Ulama’ fiqh juga membagi jual beli yang shahih dari segi mengikat atau tidak.
a.       Akad yang bersifat mengikat bagi kedua belah pihak, sehingga salah satu pihak tidak boleh membatalkan akad itu tanpa seizin pihak lain. Seperti jual beli dan sewa menyewa.
b.      Akad yang tidak bersifat mengikat bagi kedua belah pihak. Seperti pinjam meminjam.

2.      Akad yang tidak Shahih
Akad yang tidak shahih merupakan akad yang terdapat kekurangan pada rukun atau syaratnya. Sehingga akibat hukum tidak berlaku bagi kedua belah pihak yang melakukan akad itu. Madhab Hanafi membagi akad yang tidak shahih ini ke dalam dua macam.
a)      Akad batil, apabila akad itu tidak memenuhi salah satu rukun dan larangan langsung dari syara’. Seperti jual beli yang dilakukan anak kecil.
b)      Akad fasid, akad ini pada dasarnya dibenarkan tetapi sifat yang diakadkan tidak jelas seperti menjula mobil tidak disebitkan merknya, tahunnya, dan sebagainya.[2]

Di atas merupakan macam-macam akad transaksi secara umum. Adapun akad yang biasa dipakai dalam sistem ekonomi syari’ah atau lebih khusus lagi dalam perbankan syari’ah, akan dibahas pada sub bab akad transaksi implikasinya dalam operasionan perbankan syari’ah.

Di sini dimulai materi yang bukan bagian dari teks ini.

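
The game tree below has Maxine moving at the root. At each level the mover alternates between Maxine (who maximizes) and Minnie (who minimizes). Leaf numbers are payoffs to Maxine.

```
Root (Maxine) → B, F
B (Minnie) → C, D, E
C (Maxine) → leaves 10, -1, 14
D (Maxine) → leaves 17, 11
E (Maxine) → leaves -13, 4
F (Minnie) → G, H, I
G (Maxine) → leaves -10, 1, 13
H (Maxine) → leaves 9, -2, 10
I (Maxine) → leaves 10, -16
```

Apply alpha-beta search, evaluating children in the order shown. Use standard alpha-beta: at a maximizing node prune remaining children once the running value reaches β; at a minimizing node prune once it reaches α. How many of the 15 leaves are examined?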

Hal-hal yang Membatalkan Akad Transaksi
Ulama’ fiqh menyatakan bahwa suatu akad itu dapat menjadi batal atau bisa dikatakan berakhir manakala terjadi hal-hal sebagi berikut ;
1)      Berakhir masa berlaku akad itu, apabila akad itu memiliki tenggang waktu.
2)      Dibatalkan oleh pihak-pihak yang berakad, apabila akad itu mengikat.
3)      Dalam suatu akad yang bersifat mengukat, akad dapt berakhir bila :
a.                   Akad itu fasid
b.                  Berlaku khiyar syarat dan khiyar aib
c.                   Akad itu tidak dilaksanakan oleh satu pihak yang berakad.
d.                  Telah tercapai tujuan akad itu secara sempurna.
4)      Wafat salah satu pihak yang berakad
Namun, menurut M. Ali Hasan dalam buku yang berjudul Berbagai Macam Transaksi dalam Islam, akad itu bisa diteruskan oleh ahli warisnya bila pewaris itu meninggal.[3]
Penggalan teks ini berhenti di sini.